MCED - Big News for Cancer Screening and Early Detection
Following President Trump’s signature, the Nancy Gardner Sewell Medicare Multi-Cancer Early Detection (MCED) Screening Coverage Act is now law, establishing a new Medicare benefit category for MCED tests and creating a clear pathway to meaningful coverage once MCED tests are FDA approved (Link).
This is a major milestone, and I want to highlight a few reflections:
1) A remarkable achievement by Grail and MCED supporters
MCED is one of the most exciting frontiers in precision medicine. The ability to detect cancer signals through blood-based screening represents years of innovation in genomics, bioinformatics, and translational science, and tremendous collaboration across academia, industry, and clinical research.
2) A win for patients, especially where screening options do not exist
Roughly two-thirds of cancers still have no standard-of-care (SOC) screening. That gap costs lives. MCED has the potential to expand access to early detection for cancers that are often found too late.

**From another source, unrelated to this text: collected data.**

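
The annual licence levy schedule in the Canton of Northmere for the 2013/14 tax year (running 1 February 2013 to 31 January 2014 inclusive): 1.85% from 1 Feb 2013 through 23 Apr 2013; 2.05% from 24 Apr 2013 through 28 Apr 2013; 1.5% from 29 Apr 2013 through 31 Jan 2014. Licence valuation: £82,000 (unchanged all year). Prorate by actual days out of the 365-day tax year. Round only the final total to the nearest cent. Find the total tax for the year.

£1,300.65

1 Feb – 23 Apr 2013: 82 days at 1.85% → £82,000 × 1.85% × 82/365 = £340.8055
24 Apr – 28 Apr 2013: 5 days at 2.05% → £82,000 × 2.05% × 5/365 = £23.0274
29 Apr 2013 – 31 Jan 2014: 278 days at 1.5% → £82,000 × 1.5% × 278/365 = £936.8219
Total = £1,300.6548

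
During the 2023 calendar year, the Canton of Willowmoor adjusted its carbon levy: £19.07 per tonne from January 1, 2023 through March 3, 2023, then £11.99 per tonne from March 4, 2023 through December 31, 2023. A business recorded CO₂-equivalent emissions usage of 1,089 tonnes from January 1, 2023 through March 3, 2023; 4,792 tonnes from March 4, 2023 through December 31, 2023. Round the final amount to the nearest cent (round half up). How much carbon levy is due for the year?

£78,223.31

January 1 – March 3, 2023: 1,089 tonnes at £19.07/tonne → £20,767.23
March 4 – December 31, 2023: 4,792 tonnes at £11.99/tonne → £57,456.08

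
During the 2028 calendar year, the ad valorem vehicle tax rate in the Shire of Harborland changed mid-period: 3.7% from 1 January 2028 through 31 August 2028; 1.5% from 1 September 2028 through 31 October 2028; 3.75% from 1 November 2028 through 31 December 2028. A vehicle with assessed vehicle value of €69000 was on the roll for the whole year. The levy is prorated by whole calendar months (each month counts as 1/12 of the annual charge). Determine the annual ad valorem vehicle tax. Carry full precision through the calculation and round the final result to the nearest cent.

1 January – 31 August 2028: 8 months at 3.7% → €69000 × 3.7% × 8/12 = €1702.0000
1 September – 31 October 2028: 2 months at 1.5% → €69000 × 1.5% × 2/12 = €172.5000
1 November – 31 December 2028: 2 months at 3.75% → €69000 × 3.75% × 2/12 = €431.2500
Total = €2305.7500

€2305.75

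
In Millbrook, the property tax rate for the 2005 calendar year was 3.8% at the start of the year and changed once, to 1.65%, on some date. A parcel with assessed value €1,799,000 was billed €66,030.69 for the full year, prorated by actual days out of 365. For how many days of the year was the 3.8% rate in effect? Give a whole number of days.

343 days

Let d = days at the first rate; then 365 − d days at the second rate.
€1,799,000 × [3.8%·d + 1.65%·(365−d)] / 365 = €66,030.69
Solving gives d = 343, so the new rate took effect on 10 Dec 2005.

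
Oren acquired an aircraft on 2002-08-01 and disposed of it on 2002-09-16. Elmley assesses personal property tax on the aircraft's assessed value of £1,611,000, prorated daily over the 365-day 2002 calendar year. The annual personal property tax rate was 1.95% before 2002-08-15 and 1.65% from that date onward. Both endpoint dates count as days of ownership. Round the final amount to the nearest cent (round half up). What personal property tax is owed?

2002-08-01 to 2002-08-14: 14 days at 1.95% → £1,611,000 × 1.95% × 14/365 = £1,204.9397
2002-08-15 to 2002-09-16: 33 days at 1.65% → £1,611,000 × 1.65% × 33/365 = £2,403.2589
Total = £3,608.1986

£3,608.20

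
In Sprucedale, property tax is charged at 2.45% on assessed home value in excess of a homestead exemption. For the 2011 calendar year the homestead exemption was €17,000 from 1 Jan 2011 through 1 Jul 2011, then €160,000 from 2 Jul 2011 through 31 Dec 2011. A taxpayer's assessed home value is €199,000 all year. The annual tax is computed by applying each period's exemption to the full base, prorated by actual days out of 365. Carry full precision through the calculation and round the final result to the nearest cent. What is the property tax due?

1 Jan – 1 Jul 2011: 182 days, exemption €17,000 → (€199,000 − €17,000) × 2.45% × 182/365 = €2,223.3918
2 Jul – 31 Dec 2011: 183 days, exemption €160,000 → (€199,000 − €160,000) × 2.45% × 183/365 = €479.0589
Total = €2,702.4507

€2,702.45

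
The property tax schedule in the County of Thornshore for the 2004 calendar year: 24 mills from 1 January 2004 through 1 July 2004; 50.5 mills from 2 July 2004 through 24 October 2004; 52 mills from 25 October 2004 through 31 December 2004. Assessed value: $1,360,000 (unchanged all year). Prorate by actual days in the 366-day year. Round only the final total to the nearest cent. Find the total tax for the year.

$51,039.02

1 January – 1 July 2004: 183 days at 24 mills → $1,360,000 × 2.4% × 183/366 = $16,320.0000
2 July – 24 October 2004: 115 days at 50.5 mills → $1,360,000 × 5.05% × 115/366 = $21,579.7814
25 October – 31 December 2004: 68 days at 52 mills → $1,360,000 × 5.2% × 68/366 = $13,139.2350
Total = $51,039.0164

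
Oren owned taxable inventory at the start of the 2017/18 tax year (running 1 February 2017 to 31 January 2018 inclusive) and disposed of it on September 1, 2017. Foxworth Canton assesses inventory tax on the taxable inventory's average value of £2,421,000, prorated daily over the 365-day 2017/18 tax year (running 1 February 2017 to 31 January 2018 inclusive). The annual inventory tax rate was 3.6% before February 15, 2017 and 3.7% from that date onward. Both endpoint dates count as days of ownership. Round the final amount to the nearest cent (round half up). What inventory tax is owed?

£52,180.84

February 1 – February 14, 2017: 14 days at 3.6% → £2,421,000 × 3.6% × 14/365 = £3,342.9699
February 15 – September 1, 2017: 199 days at 3.7% → £2,421,000 × 3.7% × 199/365 = £48,837.8712
Total = £52,180.8411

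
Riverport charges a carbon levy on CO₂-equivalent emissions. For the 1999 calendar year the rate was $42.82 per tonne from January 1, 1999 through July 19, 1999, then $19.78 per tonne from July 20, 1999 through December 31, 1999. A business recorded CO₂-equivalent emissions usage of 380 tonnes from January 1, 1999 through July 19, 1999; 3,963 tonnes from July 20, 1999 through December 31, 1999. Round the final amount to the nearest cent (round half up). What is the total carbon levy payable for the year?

January 1 – July 19, 1999: 380 tonnes at $42.82/tonne → $16,271.60
July 20 – December 31, 1999: 3,963 tonnes at $19.78/tonne → $78,388.14

$94,659.74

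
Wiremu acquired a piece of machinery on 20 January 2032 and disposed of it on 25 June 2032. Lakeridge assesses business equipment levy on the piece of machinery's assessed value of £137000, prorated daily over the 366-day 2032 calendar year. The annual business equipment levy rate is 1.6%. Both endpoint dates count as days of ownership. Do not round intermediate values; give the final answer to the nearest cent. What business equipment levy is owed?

£946.27

Days held (20 January – 25 June 2032): 158 out of 366
Tax = £137000 × 1.6% × 158/366 = £946.2732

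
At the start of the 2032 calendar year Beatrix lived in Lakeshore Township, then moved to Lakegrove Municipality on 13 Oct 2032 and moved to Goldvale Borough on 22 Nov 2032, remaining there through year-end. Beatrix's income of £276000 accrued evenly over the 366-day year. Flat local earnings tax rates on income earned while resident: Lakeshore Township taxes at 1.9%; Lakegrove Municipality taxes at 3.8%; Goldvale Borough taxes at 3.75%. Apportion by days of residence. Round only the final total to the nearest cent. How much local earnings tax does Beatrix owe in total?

Lakeshore Township, 1 Jan – 12 Oct 2032: 286 days → £276000 × 1.9% × 286/366 = £4097.7705
Lakegrove Municipality, 13 Oct – 21 Nov 2032: 40 days → £276000 × 3.8% × 40/366 = £1146.2295
Goldvale Borough, 22 Nov – 31 Dec 2032: 40 days → £276000 × 3.75% × 40/366 = £1131.1475
Total = £6375.1475

£6375.15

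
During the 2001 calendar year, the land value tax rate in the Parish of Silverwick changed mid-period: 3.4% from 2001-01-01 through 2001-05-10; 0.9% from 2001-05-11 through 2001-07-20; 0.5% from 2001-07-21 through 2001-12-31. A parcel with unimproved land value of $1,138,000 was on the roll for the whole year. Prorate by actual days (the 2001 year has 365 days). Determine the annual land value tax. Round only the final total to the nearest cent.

2001-01-01 to 2001-05-10: 130 days at 3.4% → $1,138,000 × 3.4% × 130/365 = $13,780.7123
2001-05-11 to 2001-07-20: 71 days at 0.9% → $1,138,000 × 0.9% × 71/365 = $1,992.2795
2001-07-21 to 2001-12-31: 164 days at 0.5% → $1,138,000 × 0.5% × 164/365 = $2,556.6027
Total = $18,329.5945

$18,329.59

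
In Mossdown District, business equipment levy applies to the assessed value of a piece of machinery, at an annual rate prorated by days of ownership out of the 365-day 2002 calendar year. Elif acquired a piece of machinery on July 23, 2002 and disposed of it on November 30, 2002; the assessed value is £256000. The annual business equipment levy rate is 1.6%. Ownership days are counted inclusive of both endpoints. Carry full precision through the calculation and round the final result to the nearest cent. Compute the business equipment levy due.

£1470.07

Days held (July 23 – November 30, 2002): 131 out of 365
Tax = £256000 × 1.6% × 131/365 = £1470.0712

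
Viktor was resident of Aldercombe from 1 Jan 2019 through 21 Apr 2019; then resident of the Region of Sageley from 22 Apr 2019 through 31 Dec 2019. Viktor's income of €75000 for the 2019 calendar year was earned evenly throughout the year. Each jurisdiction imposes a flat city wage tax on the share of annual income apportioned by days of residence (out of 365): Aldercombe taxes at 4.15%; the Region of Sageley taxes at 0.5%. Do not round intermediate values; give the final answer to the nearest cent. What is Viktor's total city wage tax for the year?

€1207.50

Aldercombe, 1 Jan – 21 Apr 2019: 111 days → €75000 × 4.15% × 111/365 = €946.5411
The Region of Sageley, 22 Apr – 31 Dec 2019: 254 days → €75000 × 0.5% × 254/365 = €260.9589
Total = €1207.5000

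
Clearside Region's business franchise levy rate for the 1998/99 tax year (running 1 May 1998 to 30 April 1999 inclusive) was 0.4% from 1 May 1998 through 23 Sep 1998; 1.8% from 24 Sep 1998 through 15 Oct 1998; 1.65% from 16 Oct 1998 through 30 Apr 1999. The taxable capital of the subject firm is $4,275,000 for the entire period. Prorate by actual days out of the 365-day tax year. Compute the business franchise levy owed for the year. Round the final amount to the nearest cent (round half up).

$49,549.01

1 May – 23 Sep 1998: 146 days at 0.4% → $4,275,000 × 0.4% × 146/365 = $6,840.0000
24 Sep – 15 Oct 1998: 22 days at 1.8% → $4,275,000 × 1.8% × 22/365 = $4,638.0822
16 Oct 1998 – 30 Apr 1999: 197 days at 1.65% → $4,275,000 × 1.65% × 197/365 = $38,070.9247
Total = $49,549.0068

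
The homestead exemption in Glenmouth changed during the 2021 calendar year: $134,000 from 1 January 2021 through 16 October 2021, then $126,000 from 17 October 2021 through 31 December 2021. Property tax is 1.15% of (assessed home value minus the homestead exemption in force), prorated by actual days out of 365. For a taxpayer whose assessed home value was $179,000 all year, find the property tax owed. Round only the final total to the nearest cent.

1 January – 16 October 2021: 289 days, exemption $134,000 → ($179,000 − $134,000) × 1.15% × 289/365 = $409.7466
17 October – 31 December 2021: 76 days, exemption $126,000 → ($179,000 − $126,000) × 1.15% × 76/365 = $126.9096
Total = $536.6562

$536.66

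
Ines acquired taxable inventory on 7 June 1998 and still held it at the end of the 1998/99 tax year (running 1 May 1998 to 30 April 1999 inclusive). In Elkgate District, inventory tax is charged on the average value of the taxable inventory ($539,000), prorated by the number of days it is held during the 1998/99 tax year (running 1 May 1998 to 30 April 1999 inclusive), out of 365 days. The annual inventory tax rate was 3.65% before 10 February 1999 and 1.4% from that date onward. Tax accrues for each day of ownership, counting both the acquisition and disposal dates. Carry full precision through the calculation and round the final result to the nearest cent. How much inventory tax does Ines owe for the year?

$15,021.12

7 June 1998 – 9 February 1999: 248 days at 3.65% → $539,000 × 3.65% × 248/365 = $13,367.2000
10 February – 30 April 1999: 80 days at 1.4% → $539,000 × 1.4% × 80/365 = $1,653.9178
Total = $15,021.1178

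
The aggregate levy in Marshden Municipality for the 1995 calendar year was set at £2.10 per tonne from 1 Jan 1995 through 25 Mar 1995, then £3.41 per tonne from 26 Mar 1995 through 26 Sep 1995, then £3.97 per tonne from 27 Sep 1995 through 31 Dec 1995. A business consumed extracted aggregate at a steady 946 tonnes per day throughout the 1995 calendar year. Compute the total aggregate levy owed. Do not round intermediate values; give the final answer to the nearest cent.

£1124198.02

1 Jan – 25 Mar 1995: 84 days × 946 tonnes/day = 79,464 tonnes at £2.10/tonne → £166874.40
26 Mar – 26 Sep 1995: 185 days × 946 tonnes/day = 175,010 tonnes at £3.41/tonne → £596784.10
27 Sep – 31 Dec 1995: 96 days × 946 tonnes/day = 90,816 tonnes at £3.97/tonne → £360539.52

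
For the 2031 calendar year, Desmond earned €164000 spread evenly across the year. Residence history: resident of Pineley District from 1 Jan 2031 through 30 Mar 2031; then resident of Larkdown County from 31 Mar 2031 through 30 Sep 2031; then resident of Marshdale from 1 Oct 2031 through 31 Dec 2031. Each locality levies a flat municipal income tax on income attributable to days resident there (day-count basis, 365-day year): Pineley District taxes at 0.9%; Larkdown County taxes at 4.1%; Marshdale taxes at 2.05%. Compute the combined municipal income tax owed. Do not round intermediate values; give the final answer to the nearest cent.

Pineley District, 1 Jan – 30 Mar 2031: 89 days → €164000 × 0.9% × 89/365 = €359.9014
Larkdown County, 31 Mar – 30 Sep 2031: 184 days → €164000 × 4.1% × 184/365 = €3389.6329
Marshdale, 1 Oct – 31 Dec 2031: 92 days → €164000 × 2.05% × 92/365 = €847.4082
Total = €4596.9425

€4596.94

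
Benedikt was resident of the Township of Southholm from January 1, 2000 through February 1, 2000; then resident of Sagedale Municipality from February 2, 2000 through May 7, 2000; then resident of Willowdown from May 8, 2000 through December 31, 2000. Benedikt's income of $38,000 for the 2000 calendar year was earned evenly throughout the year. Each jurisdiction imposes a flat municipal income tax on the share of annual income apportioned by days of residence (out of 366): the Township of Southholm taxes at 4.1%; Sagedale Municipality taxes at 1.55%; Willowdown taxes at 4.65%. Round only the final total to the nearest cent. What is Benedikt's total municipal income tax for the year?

$1,439.74

The Township of Southholm, January 1 – February 1, 2000: 32 days → $38,000 × 4.1% × 32/366 = $136.2186
Sagedale Municipality, February 2 – May 7, 2000: 96 days → $38,000 × 1.55% × 96/366 = $154.4918
Willowdown, May 8 – December 31, 2000: 238 days → $38,000 × 4.65% × 238/366 = $1,149.0328
Total = $1,439.7432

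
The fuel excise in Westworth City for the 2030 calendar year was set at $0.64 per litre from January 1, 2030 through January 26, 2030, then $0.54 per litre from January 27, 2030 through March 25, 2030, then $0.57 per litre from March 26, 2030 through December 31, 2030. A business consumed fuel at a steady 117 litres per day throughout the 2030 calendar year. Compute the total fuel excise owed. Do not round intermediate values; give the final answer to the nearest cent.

January 1 – January 26, 2030: 26 days × 117 litres/day = 3,042 litres at $0.64/litre → $1,946.88
January 27 – March 25, 2030: 58 days × 117 litres/day = 6,786 litres at $0.54/litre → $3,664.44
March 26 – December 31, 2030: 281 days × 117 litres/day = 32,877 litres at $0.57/litre → $18,739.89

$24,351.21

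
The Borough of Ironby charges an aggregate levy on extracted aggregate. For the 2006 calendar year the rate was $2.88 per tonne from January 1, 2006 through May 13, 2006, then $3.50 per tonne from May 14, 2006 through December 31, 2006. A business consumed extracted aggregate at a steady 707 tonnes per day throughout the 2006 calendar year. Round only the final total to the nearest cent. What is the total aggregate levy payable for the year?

January 1 – May 13, 2006: 133 days × 707 tonnes/day = 94,031 tonnes at $2.88/tonne → $270809.28
May 14 – December 31, 2006: 232 days × 707 tonnes/day = 164,024 tonnes at $3.50/tonne → $574084.00

$844893.28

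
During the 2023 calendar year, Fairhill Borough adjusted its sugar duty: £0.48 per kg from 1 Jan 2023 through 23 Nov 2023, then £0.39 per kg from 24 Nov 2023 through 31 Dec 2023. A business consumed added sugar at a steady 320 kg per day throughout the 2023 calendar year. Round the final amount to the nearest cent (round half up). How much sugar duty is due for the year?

£54,969.60

1 Jan – 23 Nov 2023: 327 days × 320 kg/day = 104,640 kg at £0.48/kg → £50,227.20
24 Nov – 31 Dec 2023: 38 days × 320 kg/day = 12,160 kg at £0.39/kg → £4,742.40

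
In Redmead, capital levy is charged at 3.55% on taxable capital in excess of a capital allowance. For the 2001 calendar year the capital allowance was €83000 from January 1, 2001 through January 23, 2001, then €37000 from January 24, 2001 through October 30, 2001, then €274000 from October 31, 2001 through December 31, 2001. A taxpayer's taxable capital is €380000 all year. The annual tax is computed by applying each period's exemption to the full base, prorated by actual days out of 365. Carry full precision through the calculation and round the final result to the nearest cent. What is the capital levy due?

€10644.46

January 1 – January 23, 2001: 23 days, exemption €83000 → (€380000 − €83000) × 3.55% × 23/365 = €664.3849
January 24 – October 30, 2001: 280 days, exemption €37000 → (€380000 − €37000) × 3.55% × 280/365 = €9340.8767
October 31 – December 31, 2001: 62 days, exemption €274000 → (€380000 − €274000) × 3.55% × 62/365 = €639.1945
Total = €10644.4562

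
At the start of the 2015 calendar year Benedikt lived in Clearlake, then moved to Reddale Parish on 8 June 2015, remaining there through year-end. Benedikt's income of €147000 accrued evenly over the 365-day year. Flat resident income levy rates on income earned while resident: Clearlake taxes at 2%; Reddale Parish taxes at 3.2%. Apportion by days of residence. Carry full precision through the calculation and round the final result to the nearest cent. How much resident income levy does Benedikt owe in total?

Clearlake, 1 January – 7 June 2015: 158 days → €147000 × 2% × 158/365 = €1272.6575
Reddale Parish, 8 June – 31 December 2015: 207 days → €147000 × 3.2% × 207/365 = €2667.7479
Total = €3940.4055

€3940.41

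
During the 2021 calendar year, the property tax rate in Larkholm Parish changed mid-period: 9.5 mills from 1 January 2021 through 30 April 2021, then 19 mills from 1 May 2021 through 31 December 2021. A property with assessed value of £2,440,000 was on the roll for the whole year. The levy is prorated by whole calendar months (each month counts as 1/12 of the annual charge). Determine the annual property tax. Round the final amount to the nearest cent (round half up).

£38,633.33

1 January – 30 April 2021: 4 months at 9.5 mills → £2,440,000 × 0.95% × 4/12 = £7,726.6667
1 May – 31 December 2021: 8 months at 19 mills → £2,440,000 × 1.9% × 8/12 = £30,906.6667
Total = £38,633.3333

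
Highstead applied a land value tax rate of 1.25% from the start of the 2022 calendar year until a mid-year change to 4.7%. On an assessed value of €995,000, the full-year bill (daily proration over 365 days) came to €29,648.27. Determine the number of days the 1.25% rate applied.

Let d = days at the first rate; then 365 − d days at the second rate.
€995,000 × [1.25%·d + 4.7%·(365−d)] / 365 = €29,648.27
Solving gives d = 182, so the new rate took effect on 2 July 2022.

182 days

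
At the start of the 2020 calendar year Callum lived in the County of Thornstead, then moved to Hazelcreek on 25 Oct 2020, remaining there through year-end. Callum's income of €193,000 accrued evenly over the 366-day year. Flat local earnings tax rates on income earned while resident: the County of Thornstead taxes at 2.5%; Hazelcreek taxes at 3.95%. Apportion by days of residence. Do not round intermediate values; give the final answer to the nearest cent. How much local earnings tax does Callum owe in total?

The County of Thornstead, 1 Jan – 24 Oct 2020: 298 days → €193,000 × 2.5% × 298/366 = €3,928.5519
Hazelcreek, 25 Oct – 31 Dec 2020: 68 days → €193,000 × 3.95% × 68/366 = €1,416.3880
Total = €5,344.9399

€5,344.94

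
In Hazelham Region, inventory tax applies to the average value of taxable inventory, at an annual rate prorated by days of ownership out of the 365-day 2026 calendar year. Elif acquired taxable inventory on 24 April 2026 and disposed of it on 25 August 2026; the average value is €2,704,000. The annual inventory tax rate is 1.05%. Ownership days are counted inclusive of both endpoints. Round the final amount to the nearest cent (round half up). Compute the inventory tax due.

€9,645.50

Days held (24 April – 25 August 2026): 124 out of 365
Tax = €2,704,000 × 1.05% × 124/365 = €9,645.5014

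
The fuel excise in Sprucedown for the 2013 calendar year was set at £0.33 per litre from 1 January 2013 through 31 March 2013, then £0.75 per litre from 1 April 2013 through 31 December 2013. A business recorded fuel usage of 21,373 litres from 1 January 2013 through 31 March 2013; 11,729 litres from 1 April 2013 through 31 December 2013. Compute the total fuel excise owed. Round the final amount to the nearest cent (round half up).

£15849.84

1 January – 31 March 2013: 21,373 litres at £0.33/litre → £7053.09
1 April – 31 December 2013: 11,729 litres at £0.75/litre → £8796.75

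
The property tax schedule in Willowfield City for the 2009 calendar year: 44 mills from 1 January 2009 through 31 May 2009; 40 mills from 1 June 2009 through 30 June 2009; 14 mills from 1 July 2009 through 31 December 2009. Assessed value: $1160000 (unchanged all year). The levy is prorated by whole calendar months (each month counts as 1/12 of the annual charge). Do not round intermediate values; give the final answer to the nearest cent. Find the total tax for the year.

$33253.33

1 January – 31 May 2009: 5 months at 44 mills → $1160000 × 4.4% × 5/12 = $21266.6667
1 June – 30 June 2009: 1 month at 40 mills → $1160000 × 4% × 1/12 = $3866.6667
1 July – 31 December 2009: 6 months at 14 mills → $1160000 × 1.4% × 6/12 = $8120.0000
Total = $33253.3333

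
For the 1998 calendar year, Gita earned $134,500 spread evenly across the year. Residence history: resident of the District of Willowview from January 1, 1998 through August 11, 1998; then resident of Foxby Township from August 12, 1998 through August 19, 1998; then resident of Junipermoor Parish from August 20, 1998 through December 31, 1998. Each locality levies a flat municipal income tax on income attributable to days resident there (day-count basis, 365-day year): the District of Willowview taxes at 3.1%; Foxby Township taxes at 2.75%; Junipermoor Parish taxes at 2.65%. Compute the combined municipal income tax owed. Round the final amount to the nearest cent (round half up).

$3,936.98

The District of Willowview, January 1 – August 11, 1998: 223 days → $134,500 × 3.1% × 223/365 = $2,547.3932
Foxby Township, August 12 – August 19, 1998: 8 days → $134,500 × 2.75% × 8/365 = $81.0685
Junipermoor Parish, August 20 – December 31, 1998: 134 days → $134,500 × 2.65% × 134/365 = $1,308.5192
Total = $3,936.9808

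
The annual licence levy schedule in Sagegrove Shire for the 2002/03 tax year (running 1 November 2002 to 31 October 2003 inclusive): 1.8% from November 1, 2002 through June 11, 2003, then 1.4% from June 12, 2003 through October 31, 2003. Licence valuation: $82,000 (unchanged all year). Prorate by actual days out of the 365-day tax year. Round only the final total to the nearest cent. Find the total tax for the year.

November 1, 2002 – June 11, 2003: 223 days at 1.8% → $82,000 × 1.8% × 223/365 = $901.7753
June 12 – October 31, 2003: 142 days at 1.4% → $82,000 × 1.4% × 142/365 = $446.6192
Total = $1,348.3945

$1,348.39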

3) FDA review remains essential and key scientific questions remain
Coverage policy is a huge step forward, but clinical performance and real-world use cases still need to be validated and refined. Some important questions the scientific and clinical community may need to help address include:
• For cancers with existing SOC screening, should MCED be used as an initial screen, or as a complementary test (e.g., SOC first, MCED as an add-on)?
• Since sensitivity for certain SOC-screened cancers may be lower than SOC, how do we ensure MCED does not unintentionally reduce detection by replacing established screening?
• With tissue-of-origin prediction not perfect (even at ~90% accuracy), what is the best clinical pathway when a cancer signal is detected but follow-up workup at the predicted site is negative?
These are not reasons to slow down. They are exactly the kind of questions that will strengthen the field and make implementation safer and more effective.
4) Reimbursement will accelerate innovation and ultimately benefit patients
A predictable reimbursement pathway will spur more developers to invest, more studies to be conducted, and more evidence to be generated. The science will improve, the tests will get better, and most importantly, patients will benefit from broader adoption of early detection.
This is an exciting moment for cancer screening. The work continues, but today is worth celebrating.